The institutionalization of state-sponsored racism towards Armenians should be an immediate cause of concern for any nation that has not only experienced genocide, but continues to struggle against the promulgation of racist and discriminatory rhetoric by those who deny it its fundamental right to exist. But in addition to Azerbaijan’s flagrant disregard for minority rights, the country has also long worked against the strategic interests of Israel.
AZERBAIJAN HAS been found to have funneled substantial amounts of money into sanctioned Iranian businesses as part of the “Azerbaijani Laundromat” corruption scandal.
Similarly, Azerbaijan’s major oil pipeline is 10% owned by Iran – allowing the country to bypass international sanctions and to profit from Azerbaijan’s oil industry.
Additionally, despite its overtures to Israel with respect to weapons contracts, oil supply and the monitoring of Iran, Azerbaijan has succumbed to regional pressure when it comes to issuing political support for Israel – particularly in the forum of the UN.

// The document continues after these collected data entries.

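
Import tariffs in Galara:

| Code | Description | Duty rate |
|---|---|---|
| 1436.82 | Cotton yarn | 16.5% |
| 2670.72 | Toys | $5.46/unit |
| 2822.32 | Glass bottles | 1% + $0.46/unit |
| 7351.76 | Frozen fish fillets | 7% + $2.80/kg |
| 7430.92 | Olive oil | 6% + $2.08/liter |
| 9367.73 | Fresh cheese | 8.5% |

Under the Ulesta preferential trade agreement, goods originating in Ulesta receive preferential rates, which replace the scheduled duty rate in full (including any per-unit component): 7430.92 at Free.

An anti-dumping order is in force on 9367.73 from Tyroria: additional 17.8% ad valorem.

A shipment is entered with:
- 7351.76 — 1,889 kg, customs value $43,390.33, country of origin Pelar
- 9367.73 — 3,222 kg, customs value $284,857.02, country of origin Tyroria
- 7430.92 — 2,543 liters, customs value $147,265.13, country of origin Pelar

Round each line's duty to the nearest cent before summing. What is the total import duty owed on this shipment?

$97,369.27

Line 1 (7351.76, Pelar, 1,889 kg, $43,390.33):
Base rate for 7351.76 is 7% + $2.80/kg.
Duty = $43,390.33 × 7% + 1,889 × $2.80 = $8,326.52.
Line 2 (9367.73, Tyroria, 3,222 kg, $284,857.02):
Base rate for 9367.73 is 8.5%.
Additional duty on 9367.73 from Tyroria: +17.8%. Applied ad valorem rate: 8.5% + 17.8% = 26.3%.
Duty = $284,857.02 × 26.3% = $74,917.40.
Line 3 (7430.92, Pelar, 2,543 liters, $147,265.13):
Base rate for 7430.92 is 6% + $2.08/liter.
7430.92 has an FTA preferential rate, but origin Pelar is not Ulesta; base rate stands.
Duty = $147,265.13 × 6% + 2,543 × $2.08 = $14,125.35.
Total = $8,326.52 + $74,917.40 + $14,125.35 = $97,369.27.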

Azerbaijan has also refused to open an embassy in Israel due to regional pressure. On the other hand, Armenia has consistently taken tangible steps towards good faith relations with Israel – including a commitment to establish an embassy in Tel Aviv.

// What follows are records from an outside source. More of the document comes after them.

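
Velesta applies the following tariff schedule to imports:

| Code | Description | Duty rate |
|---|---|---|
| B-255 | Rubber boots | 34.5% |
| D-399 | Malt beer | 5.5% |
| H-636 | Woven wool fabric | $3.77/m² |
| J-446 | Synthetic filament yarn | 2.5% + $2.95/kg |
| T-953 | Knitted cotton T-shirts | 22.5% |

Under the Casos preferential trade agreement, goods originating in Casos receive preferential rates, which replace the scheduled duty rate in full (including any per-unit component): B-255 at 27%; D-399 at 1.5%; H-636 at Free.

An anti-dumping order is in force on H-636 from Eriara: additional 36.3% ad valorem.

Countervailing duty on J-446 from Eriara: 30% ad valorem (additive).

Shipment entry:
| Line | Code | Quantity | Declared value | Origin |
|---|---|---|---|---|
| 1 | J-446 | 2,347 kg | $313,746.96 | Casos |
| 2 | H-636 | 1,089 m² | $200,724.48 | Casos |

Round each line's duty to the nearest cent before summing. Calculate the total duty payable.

$14,767.32

Line 1 (J-446, Casos, 2,347 kg, $313,746.96):
Base rate for J-446 is 2.5% + $2.95/kg.
Origin Casos is the FTA partner but J-446 is not on the preference list; base rate stands.
The additional-duty order on J-446 targets Eriara, not Casos; it does not apply.
Duty = $313,746.96 × 2.5% + 2,347 × $2.95 = $14,767.32.
Line 2 (H-636, Casos, 1,089 m², $200,724.48):
Base rate for H-636 is $3.77/m².
Origin Casos qualifies under the Velesta–Casos agreement and H-636 is covered: preferential rate Free applies instead.
The additional-duty order on H-636 targets Eriara, not Casos; it does not apply.
Duty = $200,724.48 × 0% = $0.00.
Total = $14,767.32 + $0.00 = $14,767.32.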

Given that Armenia has been made partially reliant on Iran due to the fact that 80% of its borders are under illegal blockade by Turkey and Azerbaijan, it is clear that – unlike Azerbaijan – Armenia will not succumb to the pressure of malign regional actors when it comes to building relations with Israel.
Armenia, like Israel, has long fought for its very right to exist in a hostile region of states that would revel in its destruction, and has – against all odds – established vibrant democratic states in a sea of dictatorships.
The nations share a history dating back millennia, with Jerusalem being home to the first Armenian diaspora. So integral to the cultural milieu of Jerusalem, the Armenians occupy their own quarter of the Old City, separate from the Christian Quarter. Both nations are bound by the tragedy of genocide and survived its unimaginable horrors.
And it was thanks in large part to the contributions of prominent members of the Jewish diaspora that the world became aware of the torment inflicted upon Armenian people; from former US ambassador to the Ottoman Empire Henry Morgenthau’s eyewitness accounts, Raphael Lemkin’s coining of the term “genocide” in reference to the Armenian Genocide and Holocaust, to the outspoken advocacy of Elie Wiesel and the monumental academic contributions of Israel Charny, Yair Auron and many others. Israel and Armenia are bound in many intangible, human ways that have prospered despite Israel’s refusal to recognize the Armenian Genocide, and its partnership with Azerbaijan.
Israel has chosen to take Azerbaijan at face value, accepting its oil in exchange for arms that have been deployed against Armenian civilians in ongoing border confrontations.
Peer beyond the facade Azerbaijan presents, and Israel will find a regime that has consistently supported its adversaries, and is hellbent on eradicating the region’s native Armenian population – a clear affront to what the promise of Israel represents; self-determination and sanctuary for the persecuted and marginalized.
Israel knows first-hand the challenges Armenia faces, and has long fought against the type of state-sponsored racism Azerbaijan propagates.
The two nations share an ancient history, and are bound by their experiences as long-stateless diasporic people whose resilience has allowed them to not merely survive, but to prosper. In light of this, it’s time for Israel to rethink its relationship with Azerbaijan.
The writer is communications director of the Armenian National Committee of America – Western Region, the largest Armenian-American grassroots advocacy organization in the United States.